A Suggested Itinerary:

  1. Start Your Day with the Devil | The aforementioned damned chair sits outside of the Cassadaga Spiritualist Camp in the Lake Helen-Cassadaga Cemetery along West Kicklighter Road. The chair didn’t always have such a sinister connotation. Seating areas like it have been adorning cemeteries for centuries as a pleasant place to rest when visiting the deceased. Over the years, a legend arose around this bench formed of bricks. Those who sit upon it will see the devil. It’s not clear when the devil will appear…or even when the sitting should happen. Some insist it must happen at midnight. Another legend suggests leaving an alcoholic beverage for the devil. The next day, the can or bottle will be empty but unopened. However you choose to visit or experience the Devil’s Chair, perhaps don’t litter and do be respectful. 
  2. Experience a Divination | The Purple Rose Trading Company is in a purple building right next to Camp. The store is full of metaphysical oddities and you can stock up on incense, dowsing rods, tarot cards, crystal, witchy candles, and more. But, better yet, you can make an appointment for palm reading, tarot reading, or more.
  3. Grab Lunch with Sinatra | Cassadaga is a very small town and the only option to grab a bite is Sinatra's Ristoranté. The food isn’t anything to speak to the dead about, but it’ll do as a reason for stepping into Hotel Cassadaga. If you’re staying there or spending the evening in town, the hotel offers a lively roundup of musical entertainment with a heavy focus on the classics and jazz.
  4. Tour the Camp | The best way to get insight into the history and vibe of the camp is a tour. These can be booked ahead of time or in person at the Cassadaga Bookstore & Welcome Center. Participants will learn about the camp’s history, the tenants of Spiritualism and its Nine Principles, and the rigorous process by which their members become mediums. The tour includes stories of surrounding buildings and parks, along with entry to the Colby Memorial Temple.
  5. Commune with the Spirits | Time with a medium can be scheduled beforehand or, if a medium is taking walk-ins, they’ll leave their number on the whiteboard in the Welcome Center. The full list of mediums, healers, and teachers is available on the Camp’s website.

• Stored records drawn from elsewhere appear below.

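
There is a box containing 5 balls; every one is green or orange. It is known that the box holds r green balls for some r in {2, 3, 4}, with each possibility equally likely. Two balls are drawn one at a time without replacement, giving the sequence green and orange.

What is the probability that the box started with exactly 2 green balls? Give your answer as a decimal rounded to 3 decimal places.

Under each hypothesis, the probability of the observed sequence is: P(data | r = 2) = (2/5)(3/4) = 3/10; P(data | r = 3) = (3/5)(2/4) = 3/10; P(data | r = 4) = (4/5)(1/4) = 1/5.
Multiplying each by its prior: 1/3 · 3/10 = 1/10, 1/3 · 3/10 = 1/10, 1/3 · 1/5 = 1/15; summing to 4/15.
Therefore the posterior P(r = 2 | data) = (1/10) / (4/15) = 3/8.

0.375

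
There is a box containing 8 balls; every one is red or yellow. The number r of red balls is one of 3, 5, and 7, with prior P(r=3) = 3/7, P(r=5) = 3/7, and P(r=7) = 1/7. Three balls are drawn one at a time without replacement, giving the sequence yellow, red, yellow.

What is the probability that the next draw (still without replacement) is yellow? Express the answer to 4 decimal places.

0.4667

The likelihood of the observed sequence under each hypothesis: P(data | r = 3) = (5/8)(3/7)(4/6) = 5/28; P(data | r = 5) = (3/8)(5/7)(2/6) = 5/56; P(data | r = 7) = (1/8)(7/7)(0/6) = 0.
Weighting by the prior gives 3/7 · 5/28 = 15/196, 3/7 · 5/56 = 15/392, 1/7 · 0 = 0; with total 45/392.
Dividing through by the total gives posterior P(r = 3 | data) = 2/3, P(r = 5 | data) = 1/3, P(r = 7 | data) = 0.
The predictive probability is P(yellow next | data) = (3/5)(2/3) + (1/5)(1/3) = 7/15.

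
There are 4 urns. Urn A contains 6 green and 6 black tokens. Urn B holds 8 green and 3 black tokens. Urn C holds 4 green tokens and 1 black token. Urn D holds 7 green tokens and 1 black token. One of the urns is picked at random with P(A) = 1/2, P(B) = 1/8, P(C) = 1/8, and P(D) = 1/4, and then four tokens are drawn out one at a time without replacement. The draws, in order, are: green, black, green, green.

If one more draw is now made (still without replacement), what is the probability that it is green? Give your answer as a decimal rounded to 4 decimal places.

0.7708

Compute the likelihood of the observed sequence for each case: P(data | urn A) = (6/12)(6/11)(5/10)(4/9) = 0.060606; P(data | urn B) = (8/11)(3/10)(7/9)(6/8) = 0.12727; P(data | urn C) = (4/5)(1/4)(3/3)(2/2) = 0.2; P(data | urn D) = (7/8)(1/7)(6/6)(5/5) = 0.125.
The prior-weighted likelihoods are 1/2 · 0.060606 = 0.030303, 1/8 · 0.12727 = 0.015909, 1/8 · 0.2 = 0.025, 1/4 · 0.125 = 0.03125; these sum to 0.10246.
Normalising, the posterior is P(urn A | data) = 0.29575, P(urn B | data) = 0.15527, P(urn C | data) = 0.24399, P(urn D | data) = 0.30499.
Averaging over the posterior, P(green next | data) = (3/8)(0.29575) + (5/7)(0.15527) + (1)(0.24399) + (1)(0.30499) = 0.77079.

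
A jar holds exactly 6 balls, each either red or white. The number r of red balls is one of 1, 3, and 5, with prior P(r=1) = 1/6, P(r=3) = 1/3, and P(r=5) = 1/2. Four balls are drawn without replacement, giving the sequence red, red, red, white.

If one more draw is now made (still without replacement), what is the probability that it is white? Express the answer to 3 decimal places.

For each hypothesis, P(data | H) works out to: P(data | r = 1) = (1/6)(0/5) = 0; P(data | r = 3) = (3/6)(2/5)(1/4)(3/3) = 1/20; P(data | r = 5) = (5/6)(4/5)(3/4)(1/3) = 1/6.
The prior-weighted likelihoods are 1/6 · 0 = 0, 1/3 · 1/20 = 1/60, 1/2 · 1/6 = 1/12; summing to 1/10.
The posterior is then P(r = 1 | data) = 0, P(r = 3 | data) = 1/6, P(r = 5 | data) = 5/6.
So P(white next | data) = Σ P(white next | H) P(H | data) = (1)(1/6) + (0)(5/6) = 1/6.

0.167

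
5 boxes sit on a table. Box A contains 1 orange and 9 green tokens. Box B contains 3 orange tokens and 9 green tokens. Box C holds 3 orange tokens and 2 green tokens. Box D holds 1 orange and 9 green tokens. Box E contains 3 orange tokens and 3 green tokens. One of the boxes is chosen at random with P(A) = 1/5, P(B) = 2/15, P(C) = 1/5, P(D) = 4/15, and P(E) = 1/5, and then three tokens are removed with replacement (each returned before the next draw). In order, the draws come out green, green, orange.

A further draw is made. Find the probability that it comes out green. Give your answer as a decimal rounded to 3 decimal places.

0.678

Under each hypothesis, the probability of the observed sequence is: P(data | box A) = (9/10)(9/10)(1/10) = 0.081; P(data | box B) = (9/12)(9/12)(3/12) = 0.14062; P(data | box C) = (2/5)(2/5)(3/5) = 0.096; P(data | box D) = (9/10)(9/10)(1/10) = 0.081; P(data | box E) = (3/6)(3/6)(3/6) = 0.125.
Multiplying each by its prior: 1/5 · 0.081 = 0.0162, 2/15 · 0.14062 = 0.01875, 1/5 · 0.096 = 0.0192, 4/15 · 0.081 = 0.0216, 1/5 · 0.125 = 0.025; summing to 0.10075.
Dividing through by the total gives posterior P(box A | data) = 0.16079, P(box B | data) = 0.1861, P(box C | data) = 0.19057, P(box D | data) = 0.21439, P(box E | data) = 0.24814.
The predictive probability is P(green next | data) = (9/10)(0.16079) + (3/4)(0.1861) + (2/5)(0.19057) + (9/10)(0.21439) + (1/2)(0.24814) = 0.67754.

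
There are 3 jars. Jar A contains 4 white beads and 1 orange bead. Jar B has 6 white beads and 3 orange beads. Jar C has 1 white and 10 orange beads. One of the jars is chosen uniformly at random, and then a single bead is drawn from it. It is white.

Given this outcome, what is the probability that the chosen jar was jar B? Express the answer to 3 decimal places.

For each hypothesis, P(data | H) works out to: P(data | jar A) = (4/5) = 4/5; P(data | jar B) = (6/9) = 2/3; P(data | jar C) = (1/11) = 1/11.
Multiplying each by its prior: 1/3 · 4/5 = 4/15, 1/3 · 2/3 = 2/9, 1/3 · 1/11 = 1/33; with total 257/495.
Therefore the posterior P(jar B | data) = (2/9) / (257/495) = 110/257.

0.428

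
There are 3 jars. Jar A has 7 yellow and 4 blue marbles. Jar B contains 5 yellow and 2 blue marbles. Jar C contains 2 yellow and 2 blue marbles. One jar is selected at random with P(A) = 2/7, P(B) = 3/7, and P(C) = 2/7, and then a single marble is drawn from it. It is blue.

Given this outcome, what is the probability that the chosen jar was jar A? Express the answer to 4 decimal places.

0.2814

For each hypothesis, P(data | H) works out to: P(data | jar A) = (4/11) = 4/11; P(data | jar B) = (2/7) = 2/7; P(data | jar C) = (2/4) = 1/2.
Multiplying each by its prior: 2/7 · 4/11 = 8/77, 3/7 · 2/7 = 6/49, 2/7 · 1/2 = 1/7; these sum to 199/539.
Hence P(jar A | data) = (8/77) / (199/539) = 56/199.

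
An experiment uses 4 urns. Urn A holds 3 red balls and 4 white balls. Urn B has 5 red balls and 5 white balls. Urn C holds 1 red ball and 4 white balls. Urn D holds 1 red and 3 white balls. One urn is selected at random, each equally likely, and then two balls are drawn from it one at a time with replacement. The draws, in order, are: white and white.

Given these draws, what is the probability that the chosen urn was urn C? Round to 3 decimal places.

0.360

The likelihood of the observed sequence under each hypothesis: P(data | urn A) = (4/7)(4/7) = 0.32653; P(data | urn B) = (5/10)(5/10) = 0.25; P(data | urn C) = (4/5)(4/5) = 0.64; P(data | urn D) = (3/4)(3/4) = 0.5625.
Weighting by the prior gives 1/4 · 0.32653 = 0.081633, 1/4 · 0.25 = 0.0625, 1/4 · 0.64 = 0.16, 1/4 · 0.5625 = 0.14062; summing to 0.44476.
Hence P(urn C | data) = (0.16) / (0.44476) = 0.35975.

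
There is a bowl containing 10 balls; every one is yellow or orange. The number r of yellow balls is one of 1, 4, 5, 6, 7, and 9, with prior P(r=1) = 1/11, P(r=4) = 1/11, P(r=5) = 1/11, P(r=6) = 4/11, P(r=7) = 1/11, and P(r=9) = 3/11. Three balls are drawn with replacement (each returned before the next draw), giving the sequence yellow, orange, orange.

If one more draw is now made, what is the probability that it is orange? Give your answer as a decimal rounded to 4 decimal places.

Compute the likelihood of the observed sequence for each case: P(data | r = 1) = (1/10)(9/10)(9/10) = 0.081; P(data | r = 4) = (4/10)(6/10)(6/10) = 0.144; P(data | r = 5) = (5/10)(5/10)(5/10) = 0.125; P(data | r = 6) = (6/10)(4/10)(4/10) = 0.096; P(data | r = 7) = (7/10)(3/10)(3/10) = 0.063; P(data | r = 9) = (9/10)(1/10)(1/10) = 0.009.
Weighting by the prior gives 1/11 · 0.081 = 0.0073636, 1/11 · 0.144 = 0.013091, 1/11 · 0.125 = 0.011364, 4/11 · 0.096 = 0.034909, 1/11 · 0.063 = 0.0057273, 3/11 · 0.009 = 0.0024545; these sum to 0.074909.
The posterior is then P(r = 1 | data) = 0.098301, P(r = 4 | data) = 0.17476, P(r = 5 | data) = 0.1517, P(r = 6 | data) = 0.46602, P(r = 7 | data) = 0.076456, P(r = 9 | data) = 0.032767.
The predictive probability is P(orange next | data) = (9/10)(0.098301) + (3/5)(0.17476) + (1/2)(0.1517) + (2/5)(0.46602) + (3/10)(0.076456) + (1/10)(0.032767) = 0.4818.

0.4818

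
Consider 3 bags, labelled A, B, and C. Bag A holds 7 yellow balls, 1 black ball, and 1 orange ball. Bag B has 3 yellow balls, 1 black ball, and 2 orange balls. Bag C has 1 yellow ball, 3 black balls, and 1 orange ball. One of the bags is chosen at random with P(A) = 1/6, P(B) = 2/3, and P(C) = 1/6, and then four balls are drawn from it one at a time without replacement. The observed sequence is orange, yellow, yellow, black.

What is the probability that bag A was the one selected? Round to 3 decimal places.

For each hypothesis, P(data | H) works out to: P(data | bag A) = (1/9)(7/8)(6/7)(1/6) = 0.013889; P(data | bag B) = (2/6)(3/5)(2/4)(1/3) = 0.033333; P(data | bag C) = (1/5)(1/4)(0/3) = 0.
Weighting by the prior gives 1/6 · 0.013889 = 0.0023148, 2/3 · 0.033333 = 0.022222, 1/6 · 0 = 0; these sum to 0.024537.
Therefore the posterior P(bag A | data) = (0.0023148) / (0.024537) = 0.09434.

0.094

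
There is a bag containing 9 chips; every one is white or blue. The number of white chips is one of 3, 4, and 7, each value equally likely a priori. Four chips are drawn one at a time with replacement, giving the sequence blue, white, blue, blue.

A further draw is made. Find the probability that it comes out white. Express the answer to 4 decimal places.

0.4001

Compute the likelihood of the observed sequence for each case: P(data | r = 3) = (6/9)(3/9)(6/9)(6/9) = 0.098765; P(data | r = 4) = (5/9)(4/9)(5/9)(5/9) = 0.076208; P(data | r = 7) = (2/9)(7/9)(2/9)(2/9) = 0.0085353.
Multiplying each by its prior: 1/3 · 0.098765 = 0.032922, 1/3 · 0.076208 = 0.025403, 1/3 · 0.0085353 = 0.0028451; these sum to 0.06117.
The posterior is then P(r = 3 | data) = 0.53821, P(r = 4 | data) = 0.41528, P(r = 7 | data) = 0.046512.
Averaging over the posterior, P(white next | data) = (1/3)(0.53821) + (4/9)(0.41528) + (7/9)(0.046512) = 0.40015.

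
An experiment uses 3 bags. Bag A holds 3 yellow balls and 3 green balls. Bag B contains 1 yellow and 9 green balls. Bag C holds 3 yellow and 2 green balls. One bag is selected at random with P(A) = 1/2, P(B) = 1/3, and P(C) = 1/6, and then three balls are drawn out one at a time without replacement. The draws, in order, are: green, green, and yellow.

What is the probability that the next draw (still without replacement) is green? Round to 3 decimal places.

For each hypothesis, P(data | H) works out to: P(data | bag A) = (3/6)(2/5)(3/4) = 3/20; P(data | bag B) = (9/10)(8/9)(1/8) = 1/10; P(data | bag C) = (2/5)(1/4)(3/3) = 1/10.
The prior-weighted likelihoods are 1/2 · 3/20 = 3/40, 1/3 · 1/10 = 1/30, 1/6 · 1/10 = 1/60; summing to 1/8.
Dividing through by the total gives posterior P(bag A | data) = 3/5, P(bag B | data) = 4/15, P(bag C | data) = 2/15.
Averaging over the posterior, P(green next | data) = (1/3)(3/5) + (1)(4/15) + (0)(2/15) = 7/15.

0.467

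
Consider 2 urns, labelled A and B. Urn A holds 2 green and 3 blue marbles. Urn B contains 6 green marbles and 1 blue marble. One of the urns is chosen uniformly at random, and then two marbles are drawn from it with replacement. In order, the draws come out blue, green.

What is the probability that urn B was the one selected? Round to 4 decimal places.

Under each hypothesis, the probability of the observed sequence is: P(data | urn A) = (3/5)(2/5) = 0.24; P(data | urn B) = (1/7)(6/7) = 0.12245.
Multiplying each by its prior: 1/2 · 0.24 = 0.12, 1/2 · 0.12245 = 0.061224; with total 0.18122.
Hence P(urn B | data) = (0.061224) / (0.18122) = 0.33784.

0.3378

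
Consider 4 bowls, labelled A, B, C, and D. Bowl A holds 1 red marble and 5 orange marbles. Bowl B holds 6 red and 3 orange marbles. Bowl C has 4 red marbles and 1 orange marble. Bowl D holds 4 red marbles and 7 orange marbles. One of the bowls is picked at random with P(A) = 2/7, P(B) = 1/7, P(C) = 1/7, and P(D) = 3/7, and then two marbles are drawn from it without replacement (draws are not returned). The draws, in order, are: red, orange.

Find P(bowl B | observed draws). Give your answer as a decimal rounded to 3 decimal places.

For each hypothesis, P(data | H) works out to: P(data | bowl A) = (1/6)(5/5) = 0.16667; P(data | bowl B) = (6/9)(3/8) = 0.25; P(data | bowl C) = (4/5)(1/4) = 0.2; P(data | bowl D) = (4/11)(7/10) = 0.25455.
Multiplying each by its prior: 2/7 · 0.16667 = 0.047619, 1/7 · 0.25 = 0.035714, 1/7 · 0.2 = 0.028571, 3/7 · 0.25455 = 0.10909; summing to 0.221.
Hence P(bowl B | data) = (0.035714) / (0.221) = 0.16161.

0.162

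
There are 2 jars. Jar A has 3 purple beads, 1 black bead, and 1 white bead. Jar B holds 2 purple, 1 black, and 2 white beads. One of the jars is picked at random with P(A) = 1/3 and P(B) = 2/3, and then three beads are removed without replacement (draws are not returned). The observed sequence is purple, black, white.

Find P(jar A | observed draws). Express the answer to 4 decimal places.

0.2727

For each hypothesis, P(data | H) works out to: P(data | jar A) = (3/5)(1/4)(1/3) = 1/20; P(data | jar B) = (2/5)(1/4)(2/3) = 1/15.
Weighting by the prior gives 1/3 · 1/20 = 1/60, 2/3 · 1/15 = 2/45; summing to 11/180.
Hence P(jar A | data) = (1/60) / (11/180) = 3/11.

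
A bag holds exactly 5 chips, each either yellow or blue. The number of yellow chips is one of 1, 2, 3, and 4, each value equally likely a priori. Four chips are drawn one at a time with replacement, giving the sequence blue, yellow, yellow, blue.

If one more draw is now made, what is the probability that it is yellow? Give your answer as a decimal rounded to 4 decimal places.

0.5000

The likelihood of the observed sequence under each hypothesis: P(data | r = 1) = (4/5)(1/5)(1/5)(4/5) = 16/625; P(data | r = 2) = (3/5)(2/5)(2/5)(3/5) = 36/625; P(data | r = 3) = (2/5)(3/5)(3/5)(2/5) = 36/625; P(data | r = 4) = (1/5)(4/5)(4/5)(1/5) = 16/625.
The prior-weighted likelihoods are 1/4 · 16/625 = 4/625, 1/4 · 36/625 = 9/625, 1/4 · 36/625 = 9/625, 1/4 · 16/625 = 4/625; these sum to 26/625.
Normalising, the posterior is P(r = 1 | data) = 2/13, P(r = 2 | data) = 9/26, P(r = 3 | data) = 9/26, P(r = 4 | data) = 2/13.
Averaging over the posterior, P(yellow next | data) = (1/5)(2/13) + (2/5)(9/26) + (3/5)(9/26) + (4/5)(2/13) = 1/2.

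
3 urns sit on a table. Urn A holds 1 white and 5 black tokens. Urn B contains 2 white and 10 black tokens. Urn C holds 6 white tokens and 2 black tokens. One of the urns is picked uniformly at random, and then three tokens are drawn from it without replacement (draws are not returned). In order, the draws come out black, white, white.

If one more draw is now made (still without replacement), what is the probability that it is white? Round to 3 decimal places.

Compute the likelihood of the observed sequence for each case: P(data | urn A) = (5/6)(1/5)(0/4) = 0; P(data | urn B) = (10/12)(2/11)(1/10) = 0.015152; P(data | urn C) = (2/8)(6/7)(5/6) = 0.17857.
The prior-weighted likelihoods are 1/3 · 0 = 0, 1/3 · 0.015152 = 0.0050505, 1/3 · 0.17857 = 0.059524; summing to 0.064574.
Normalising, the posterior is P(urn A | data) = 0, P(urn B | data) = 0.078212, P(urn C | data) = 0.92179.
So P(white next | data) = Σ P(white next | H) P(H | data) = (0)(0.078212) + (4/5)(0.92179) = 0.73743.

0.737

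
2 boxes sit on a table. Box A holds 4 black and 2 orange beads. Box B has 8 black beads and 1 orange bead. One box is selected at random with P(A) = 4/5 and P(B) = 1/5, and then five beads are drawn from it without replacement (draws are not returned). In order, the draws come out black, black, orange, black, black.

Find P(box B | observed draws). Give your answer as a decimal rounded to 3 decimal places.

Compute the likelihood of the observed sequence for each case: P(data | box A) = (4/6)(3/5)(2/4)(2/3)(1/2) = 1/15; P(data | box B) = (8/9)(7/8)(1/7)(6/6)(5/5) = 1/9.
The prior-weighted likelihoods are 4/5 · 1/15 = 4/75, 1/5 · 1/9 = 1/45; these sum to 17/225.
Therefore the posterior P(box B | data) = (1/45) / (17/225) = 5/17.

0.294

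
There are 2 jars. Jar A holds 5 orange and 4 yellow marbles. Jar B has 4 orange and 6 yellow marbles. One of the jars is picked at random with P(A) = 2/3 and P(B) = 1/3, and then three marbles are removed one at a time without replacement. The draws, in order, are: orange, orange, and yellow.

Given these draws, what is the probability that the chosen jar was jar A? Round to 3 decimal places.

Compute the likelihood of the observed sequence for each case: P(data | jar A) = (5/9)(4/8)(4/7) = 0.15873; P(data | jar B) = (4/10)(3/9)(6/8) = 0.1.
The prior-weighted likelihoods are 2/3 · 0.15873 = 0.10582, 1/3 · 0.1 = 0.033333; these sum to 0.13915.
By Bayes' rule, P(jar A | data) = (0.10582) / (0.13915) = 0.76046.

0.760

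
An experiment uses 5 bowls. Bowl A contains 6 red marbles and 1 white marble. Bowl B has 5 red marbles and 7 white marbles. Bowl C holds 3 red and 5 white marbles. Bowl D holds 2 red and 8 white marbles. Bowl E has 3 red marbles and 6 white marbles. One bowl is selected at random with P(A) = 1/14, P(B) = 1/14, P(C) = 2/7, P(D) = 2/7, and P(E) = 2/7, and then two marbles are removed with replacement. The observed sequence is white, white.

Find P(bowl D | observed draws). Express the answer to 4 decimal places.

For each hypothesis, P(data | H) works out to: P(data | bowl A) = (1/7)(1/7) = 0.020408; P(data | bowl B) = (7/12)(7/12) = 0.34028; P(data | bowl C) = (5/8)(5/8) = 0.39062; P(data | bowl D) = (8/10)(8/10) = 0.64; P(data | bowl E) = (6/9)(6/9) = 0.44444.
Multiplying each by its prior: 1/14 · 0.020408 = 0.0014577, 1/14 · 0.34028 = 0.024306, 2/7 · 0.39062 = 0.11161, 2/7 · 0.64 = 0.18286, 2/7 · 0.44444 = 0.12698; with total 0.44721.
By Bayes' rule, P(bowl D | data) = (0.18286) / (0.44721) = 0.40888.

0.4089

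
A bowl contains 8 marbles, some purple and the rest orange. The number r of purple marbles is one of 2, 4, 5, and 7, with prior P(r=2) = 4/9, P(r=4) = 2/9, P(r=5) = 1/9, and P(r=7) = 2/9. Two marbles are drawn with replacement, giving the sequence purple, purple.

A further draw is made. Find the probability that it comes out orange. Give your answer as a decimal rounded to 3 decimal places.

0.290

Compute the likelihood of the observed sequence for each case: P(data | r = 2) = (2/8)(2/8) = 1/16; P(data | r = 4) = (4/8)(4/8) = 1/4; P(data | r = 5) = (5/8)(5/8) = 25/64; P(data | r = 7) = (7/8)(7/8) = 49/64.
The prior-weighted likelihoods are 4/9 · 1/16 = 1/36, 2/9 · 1/4 = 1/18, 1/9 · 25/64 = 25/576, 2/9 · 49/64 = 49/288; with total 19/64.
Dividing through by the total gives posterior P(r = 2 | data) = 0.093567, P(r = 4 | data) = 0.18713, P(r = 5 | data) = 0.1462, P(r = 7 | data) = 0.5731.
So P(orange next | data) = Σ P(orange next | H) P(H | data) = (3/4)(0.093567) + (1/2)(0.18713) + (3/8)(0.1462) + (1/8)(0.5731) = 0.2902.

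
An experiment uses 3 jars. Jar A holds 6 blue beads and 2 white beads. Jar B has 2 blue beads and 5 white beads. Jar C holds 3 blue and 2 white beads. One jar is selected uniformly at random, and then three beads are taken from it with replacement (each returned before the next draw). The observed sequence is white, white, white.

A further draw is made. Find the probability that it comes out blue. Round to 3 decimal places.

0.347

The likelihood of the observed sequence under each hypothesis: P(data | jar A) = (2/8)(2/8)(2/8) = 0.015625; P(data | jar B) = (5/7)(5/7)(5/7) = 0.36443; P(data | jar C) = (2/5)(2/5)(2/5) = 0.064.
The prior-weighted likelihoods are 1/3 · 0.015625 = 0.0052083, 1/3 · 0.36443 = 0.12148, 1/3 · 0.064 = 0.021333; with total 0.14802.
Dividing through by the total gives posterior P(jar A | data) = 0.035187, P(jar B | data) = 0.82069, P(jar C | data) = 0.14413.
So P(blue next | data) = Σ P(blue next | H) P(H | data) = (3/4)(0.035187) + (2/7)(0.82069) + (3/5)(0.14413) = 0.34735.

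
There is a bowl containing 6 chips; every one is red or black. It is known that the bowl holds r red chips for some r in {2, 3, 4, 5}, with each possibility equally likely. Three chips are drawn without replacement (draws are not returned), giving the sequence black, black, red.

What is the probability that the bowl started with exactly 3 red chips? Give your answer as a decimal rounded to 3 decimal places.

0.360

Compute the likelihood of the observed sequence for each case: P(data | r = 2) = (4/6)(3/5)(2/4) = 1/5; P(data | r = 3) = (3/6)(2/5)(3/4) = 3/20; P(data | r = 4) = (2/6)(1/5)(4/4) = 1/15; P(data | r = 5) = (1/6)(0/5) = 0.
Multiplying each by its prior: 1/4 · 1/5 = 1/20, 1/4 · 3/20 = 3/80, 1/4 · 1/15 = 1/60, 1/4 · 0 = 0; with total 5/48.
Therefore the posterior P(r = 3 | data) = (3/80) / (5/48) = 9/25.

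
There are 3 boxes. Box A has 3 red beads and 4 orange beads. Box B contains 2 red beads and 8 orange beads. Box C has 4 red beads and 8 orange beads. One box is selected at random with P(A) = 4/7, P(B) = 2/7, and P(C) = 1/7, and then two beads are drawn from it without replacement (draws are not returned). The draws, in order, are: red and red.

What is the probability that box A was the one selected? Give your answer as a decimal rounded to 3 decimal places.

0.808

Compute the likelihood of the observed sequence for each case: P(data | box A) = (3/7)(2/6) = 0.14286; P(data | box B) = (2/10)(1/9) = 0.022222; P(data | box C) = (4/12)(3/11) = 0.090909.
The prior-weighted likelihoods are 4/7 · 0.14286 = 0.081633, 2/7 · 0.022222 = 0.0063492, 1/7 · 0.090909 = 0.012987; these sum to 0.10097.
Therefore the posterior P(box A | data) = (0.081633) / (0.10097) = 0.80849.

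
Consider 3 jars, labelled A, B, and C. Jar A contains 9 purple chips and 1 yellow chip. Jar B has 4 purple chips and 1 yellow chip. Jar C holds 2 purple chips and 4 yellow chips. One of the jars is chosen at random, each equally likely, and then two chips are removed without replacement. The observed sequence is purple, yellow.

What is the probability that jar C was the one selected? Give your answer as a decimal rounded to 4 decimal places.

Compute the likelihood of the observed sequence for each case: P(data | jar A) = (9/10)(1/9) = 1/10; P(data | jar B) = (4/5)(1/4) = 1/5; P(data | jar C) = (2/6)(4/5) = 4/15.
Weighting by the prior gives 1/3 · 1/10 = 1/30, 1/3 · 1/5 = 1/15, 1/3 · 4/15 = 4/45; summing to 17/90.
By Bayes' rule, P(jar C | data) = (4/45) / (17/90) = 8/17.

0.4706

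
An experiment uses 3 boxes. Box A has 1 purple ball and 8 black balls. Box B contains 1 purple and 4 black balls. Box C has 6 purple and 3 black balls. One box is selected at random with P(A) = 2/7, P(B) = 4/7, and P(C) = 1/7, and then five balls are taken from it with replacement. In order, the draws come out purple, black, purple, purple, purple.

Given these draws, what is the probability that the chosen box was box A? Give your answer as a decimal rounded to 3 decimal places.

Compute the likelihood of the observed sequence for each case: P(data | box A) = (1/9)(8/9)(1/9)(1/9)(1/9) = 0.00013548; P(data | box B) = (1/5)(4/5)(1/5)(1/5)(1/5) = 0.00128; P(data | box C) = (6/9)(3/9)(6/9)(6/9)(6/9) = 0.065844.
Weighting by the prior gives 2/7 · 0.00013548 = 3.8709e-05, 4/7 · 0.00128 = 0.00073143, 1/7 · 0.065844 = 0.0094062; with total 0.010176.
By Bayes' rule, P(box A | data) = (3.8709e-05) / (0.010176) = 0.0038038.

0.004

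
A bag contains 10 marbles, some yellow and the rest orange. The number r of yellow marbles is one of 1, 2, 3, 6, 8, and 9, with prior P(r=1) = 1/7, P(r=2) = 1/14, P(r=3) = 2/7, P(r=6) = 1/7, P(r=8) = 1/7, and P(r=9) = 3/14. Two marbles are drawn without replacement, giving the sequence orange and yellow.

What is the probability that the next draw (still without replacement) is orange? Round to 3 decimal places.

0.520

Compute the likelihood of the observed sequence for each case: P(data | r = 1) = (9/10)(1/9) = 1/10; P(data | r = 2) = (8/10)(2/9) = 8/45; P(data | r = 3) = (7/10)(3/9) = 7/30; P(data | r = 6) = (4/10)(6/9) = 4/15; P(data | r = 8) = (2/10)(8/9) = 8/45; P(data | r = 9) = (1/10)(9/9) = 1/10.
Weighting by the prior gives 1/7 · 1/10 = 1/70, 1/14 · 8/45 = 4/315, 2/7 · 7/30 = 1/15, 1/7 · 4/15 = 4/105, 1/7 · 8/45 = 8/315, 3/14 · 1/10 = 3/140; with total 5/28.
Dividing through by the total gives posterior P(r = 1 | data) = 2/25, P(r = 2 | data) = 16/225, P(r = 3 | data) = 28/75, P(r = 6 | data) = 16/75, P(r = 8 | data) = 32/225, P(r = 9 | data) = 3/25.
The predictive probability is P(orange next | data) = (1)(2/25) + (7/8)(16/225) + (3/4)(28/75) + (3/8)(16/75) + (1/8)(32/225) + (0)(3/25) = 13/25.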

  6. Pay Homage to the Fey Folk | Just west of Seneca Park and the Colby Memorial Temple sits Horseshoe Park and the entrance to the Cassadaga Fairy Trail. The trail is littered, or adorned, with offerings from previous visitors. Some offerings might appear more thought out than others. However you react, please do not mess with or remove materials. The fey are known to have a mischievous sense of humor when their realm is disturbed. Take nothing. 

Everything means something in Cassadaga, so truly no shortage of signs, symbols and prophecy. Wherever you wind up in Cassadaga, you’ll get to experience a truly unique piece of Florida.